Studies have established that ATM, either directly or indirectly, influences gene transcription [23, 24, 25, 26, 27]. For example, our group as well as other groups documented that ATM is required for basal activity of the transcription factor complex NF$\kappa$B [28, 29]. We found that pharmacological inhibition or genetic knockdown of ATM resulted in reduced constitutive NF$\kappa$B transcriptional activity, presumably through blocking nuclear export of NEMO/IKK$\gamma$, a critical regulatory subunit of I$\kappa$B kinase [26]. We are unaware of any reports that directly link NF$\kappa$B to the regulation of IGR-1R, however, others have shown that the NF$\kappa$B-regulated microRNAs miR195 and miR497 directly target the IGF-1R transcript [30, 31]. Of note, NF$\kappa$B regulates the expression of two key IGF-1 binding proteins, IGFBP-1 [32] and IGFBP-2 [33], further establishing cross-talk between IGF-1 signaling and NF$\kappa$B. Nevertheless, the exact nature of the molecular mechanism that links ATM with IGF-1R gene transcription remains unknown.

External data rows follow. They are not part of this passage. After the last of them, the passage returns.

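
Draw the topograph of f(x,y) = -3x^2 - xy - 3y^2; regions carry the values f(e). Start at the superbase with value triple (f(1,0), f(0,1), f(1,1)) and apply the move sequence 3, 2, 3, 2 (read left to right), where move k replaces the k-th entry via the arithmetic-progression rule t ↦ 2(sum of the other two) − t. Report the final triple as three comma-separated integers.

start (-3,-3,-7) = (f(1,0),f(0,1),f(1,1))
replace slot 3: 2·((-3)+(-3)) − (-7) = -5 → (-3,-3,-5)
replace slot 2: 2·((-3)+(-5)) − (-3) = -13 → (-3,-13,-5)
replace slot 3: 2·((-3)+(-13)) − (-5) = -27 → (-3,-13,-27)
replace slot 2: 2·((-3)+(-27)) − (-13) = -47 → (-3,-47,-27)

-3,-47,-27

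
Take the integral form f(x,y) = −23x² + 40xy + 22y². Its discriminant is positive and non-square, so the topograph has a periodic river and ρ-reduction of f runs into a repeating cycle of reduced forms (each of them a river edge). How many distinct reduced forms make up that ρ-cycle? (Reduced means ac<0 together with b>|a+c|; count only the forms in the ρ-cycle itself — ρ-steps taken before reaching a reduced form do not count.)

D = 3624, ⌊√D⌋ = 60
river: ρ → (22,48,-15)
river: ρ → (-15,42,31)
river: ρ → (31,20,-26)
river: ρ → (-26,32,25)
river: ρ → (25,18,-33)
river: ρ → (-33,48,10)
river: ρ → (10,52,-23)
river: ρ → (-23,40,22)
ρ-cycle length = 8 (tail of 0 descent steps not counted)

8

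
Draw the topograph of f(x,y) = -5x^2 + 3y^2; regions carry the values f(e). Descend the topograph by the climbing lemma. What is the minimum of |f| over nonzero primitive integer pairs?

descent: ρ → (3,6,-2)  [lands on river]
river: ρ → (-2,6,3)
closes: descent 1, river 2
min |a| on river = 2

2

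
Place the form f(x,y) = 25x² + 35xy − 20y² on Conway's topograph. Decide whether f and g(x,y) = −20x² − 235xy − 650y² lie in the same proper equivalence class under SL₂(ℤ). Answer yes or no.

D₁ = 3225, D₂ = 3225
river cycle of f (length 10): (-20, 45, 15), (15, 45, -20), (-20, 35, 25), (25, 15, -30), (-30, 45, 10), (10, 55, -5), (-5, 55, 10), (10, 45, -30), (-30, 15, 25), (25, 35, -20)
river cycle of g (length 10): (-20, 45, 15), (15, 45, -20), (-20, 35, 25), (25, 15, -30), (-30, 45, 10), (10, 55, -5), (-5, 55, 10), (10, 45, -30), (-30, 15, 25), (25, 35, -20)
cycles coincide ⇒ equivalent

yes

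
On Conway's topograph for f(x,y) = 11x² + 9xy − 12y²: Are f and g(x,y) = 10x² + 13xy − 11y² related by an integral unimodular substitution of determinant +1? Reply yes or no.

D₁ = 609, D₂ = 609
river cycle of f (length 16): (-12, 15, 8), (8, 17, -10), (-10, 23, 2), (2, 21, -21), (-21, 21, 2), (2, 23, -10), (-10, 17, 8), (8, 15, -12), (-12, 9, 11), (11, 13, -10), … (6 more)
river cycle of g (length 16): (-11, 9, 12), (12, 15, -8), (-8, 17, 10), (10, 23, -2), (-2, 21, 21), (21, 21, -2), (-2, 23, 10), (10, 17, -8), (-8, 15, 12), (12, 9, -11), … (6 more)
cycles differ ⇒ inequivalent

no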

During puberty, a surge of the ovarian hormone estrogen synergizes with pituitary growth hormone (GH) to stimulate the mammary stroma to produce IGF-1 [34]. In support of this, Igf-1-/- mice and growth hormone receptor knockout (Ghr-/-) mice have impaired ductal development during puberty and treatment of Igf-1-/- mice with exogenous estrogen and growth hormone did not restore ductal outgrowth; however, this phenotype was rescued with the addition of IGF-1 and estrogen [35], demonstrating IGF-1 action is downstream of growth hormone. Also, administration of IGF-1 to these animals did not stimulate development illustrating a requirement for synergistic actions between estrogen, growth hormone and IGF-1 [12, 34]. Richards et al. [36] confirmed the local production of IGF-1 is necessary for ductal outgrowth by utilizing mice with a liver-specific deletion of the Igf-1 gene. This caused a reduction in overall IGF-1 serum levels, but IGF-1 transcript levels were normal in the mammary gland and mammary gland development progressed as normal [36].

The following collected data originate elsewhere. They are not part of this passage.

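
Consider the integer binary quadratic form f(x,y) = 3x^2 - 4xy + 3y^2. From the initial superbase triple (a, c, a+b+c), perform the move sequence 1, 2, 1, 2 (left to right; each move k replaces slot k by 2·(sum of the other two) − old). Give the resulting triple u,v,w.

start (3,3,2) = (f(1,0),f(0,1),f(1,1))
replace slot 1: 2·(3+2) − 3 = 7 → (7,3,2)
replace slot 2: 2·(7+2) − 3 = 15 → (7,15,2)
replace slot 1: 2·(15+2) − 7 = 27 → (27,15,2)
replace slot 2: 2·(27+2) − 15 = 43 → (27,43,2)

27,43,2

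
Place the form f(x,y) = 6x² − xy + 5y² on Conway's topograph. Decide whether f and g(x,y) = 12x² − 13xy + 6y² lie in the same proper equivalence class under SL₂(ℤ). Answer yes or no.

D₁ = -119, D₂ = -119
f: flip: (6,-1,5)→(5,1,6)
f: reduced (well bottom): (5,1,6) with a≤c, −a<b≤a
g: translate: b→11 (≡-13 mod 24), so (12,-13,6)→(12,11,5)
g: flip: (12,11,5)→(5,-11,12)
g: translate: b→-1 (≡-11 mod 10), so (5,-11,12)→(5,-1,6)
g: reduced (well bottom): (5,-1,6) with a≤c, −a<b≤a
reduced forms (5, 1, 6) vs (5, -1, 6) ⇒ inequivalent

no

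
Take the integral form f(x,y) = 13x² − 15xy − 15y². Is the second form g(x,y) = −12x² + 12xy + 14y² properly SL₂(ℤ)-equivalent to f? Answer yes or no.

D₁ = 1005, D₂ = 816
discriminants differ ⇒ not SL₂(ℤ)-equivalent

no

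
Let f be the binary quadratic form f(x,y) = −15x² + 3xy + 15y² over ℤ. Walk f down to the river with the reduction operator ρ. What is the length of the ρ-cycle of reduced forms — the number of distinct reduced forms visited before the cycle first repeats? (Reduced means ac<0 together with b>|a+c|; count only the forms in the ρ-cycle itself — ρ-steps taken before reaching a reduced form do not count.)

D = 909, ⌊√D⌋ = 30
river: ρ → (15,27,-3)
river: ρ → (-3,27,15)
river: ρ → (15,3,-15)
river: ρ → (-15,27,3)
river: ρ → (3,27,-15)
river: ρ → (-15,3,15)
ρ-cycle length = 6 (tail of 0 descent steps not counted)

6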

Consistent with IGF-1 being a mediator of ductal morphogenesis, the IGF-1R is similarly critical for normal pubertal development of the mammary gland [37]. Given that ATM is required for IGF-1R expression in mammary epithelium, logic follows that ATM would similarly be required for mammary gland development. Likely stemming from severely blunted ovarian development in ATM-/- mice, females are anovuatory and display a clear lack of estrous cycling [38]. Unsurprisingly, we documented that the mammary glands in ATM-/- females also show severe developmental defects [18]. To limit off-target deletion of ATM, we used the WAP-cre model to delete ATM within the mammary gland. As WAP expression is limited to late pregnancy and lactation, this model does not allow us to analyze a requirement for ATM in mammary gland development during or prior to puberty. Clearly, development of new conditional mouse models that allow an analysis of the requirement for ATM in pubertal mammary gland development is required to adequately address this issue.

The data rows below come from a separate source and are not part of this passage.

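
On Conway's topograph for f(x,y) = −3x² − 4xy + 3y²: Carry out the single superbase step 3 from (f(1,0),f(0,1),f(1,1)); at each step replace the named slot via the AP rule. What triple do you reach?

start (-3,3,-4) = (f(1,0),f(0,1),f(1,1))
replace slot 3: 2·((-3)+3) − (-4) = 4 → (-3,3,4)

-3,3,4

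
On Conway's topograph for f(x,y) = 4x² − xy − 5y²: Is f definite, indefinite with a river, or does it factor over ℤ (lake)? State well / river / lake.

D = b²−4ac = (-1)² − 4·4·(-5) = 81
D = 9² is a perfect square ⇒ form factors over ℤ ⇒ lakes

lake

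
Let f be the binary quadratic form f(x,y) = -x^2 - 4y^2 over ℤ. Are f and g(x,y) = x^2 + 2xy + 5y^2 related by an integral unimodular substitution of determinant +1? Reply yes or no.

D₁ = -16, D₂ = -16
f is negative-definite; reduce −f:
−f: reduced (well bottom): (1,0,4) with a≤c, −a<b≤a
flip sign back: reduced form of f is (-1,0,-4)
g: translate: b→0 (≡2 mod 2), so (1,2,5)→(1,0,4)
g: reduced (well bottom): (1,0,4) with a≤c, −a<b≤a
reduced forms (-1, 0, -4) vs (1, 0, 4) ⇒ inequivalent

no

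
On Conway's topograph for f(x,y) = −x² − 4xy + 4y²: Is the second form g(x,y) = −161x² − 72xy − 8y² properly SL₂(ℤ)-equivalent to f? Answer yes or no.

D₁ = 32, D₂ = 32
river cycle of f (length 2): (4, 4, -1), (-1, 4, 4)
river cycle of g (length 2): (-1, 4, 4), (4, 4, -1)
cycles coincide ⇒ equivalent

yes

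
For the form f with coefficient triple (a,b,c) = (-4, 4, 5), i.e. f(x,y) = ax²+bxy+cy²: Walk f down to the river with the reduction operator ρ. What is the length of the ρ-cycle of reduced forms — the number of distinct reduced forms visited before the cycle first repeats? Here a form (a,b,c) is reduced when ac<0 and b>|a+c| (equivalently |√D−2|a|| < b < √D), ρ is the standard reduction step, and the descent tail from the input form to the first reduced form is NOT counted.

D = 96, ⌊√D⌋ = 9
river: ρ → (5,6,-3)
river: ρ → (-3,6,5)
river: ρ → (5,4,-4)
river: ρ → (-4,4,5)
ρ-cycle length = 4 (tail of 0 descent steps not counted)

4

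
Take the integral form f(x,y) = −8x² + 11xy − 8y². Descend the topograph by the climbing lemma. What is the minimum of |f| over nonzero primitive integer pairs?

translate: b→5 (≡-11 mod 16), so (8,-11,8)→(8,5,5)
flip: (8,5,5)→(5,-5,8)
translate: b→5 (≡-5 mod 10), so (5,-5,8)→(5,5,8)
reduced (well bottom): (5,5,8) with a≤c, −a<b≤a
well minimum |f| = |-5| = 5 (negative-definite)

5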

In sum, our findings clearly indicate that ATM is required for the expression of IGF-1R in cultured mouse mammary epithelial cells and the lactating mouse mammary gland. As this defect is linked to reduced steady-state levels of IGF-1R mRNA, it is likely that ATM is positively effecting transcription of the IGF-1R gene through a mechanism that is currently unknown. Given the importance of IGF-1R in mammary gland development, and the requirement for ATM in IGF-1R expression, future studies aimed at determining the requirement for ATM in mammary gland development are needed to further understand the nature of ATM/IGF-1R signaling within the developing mammary gland.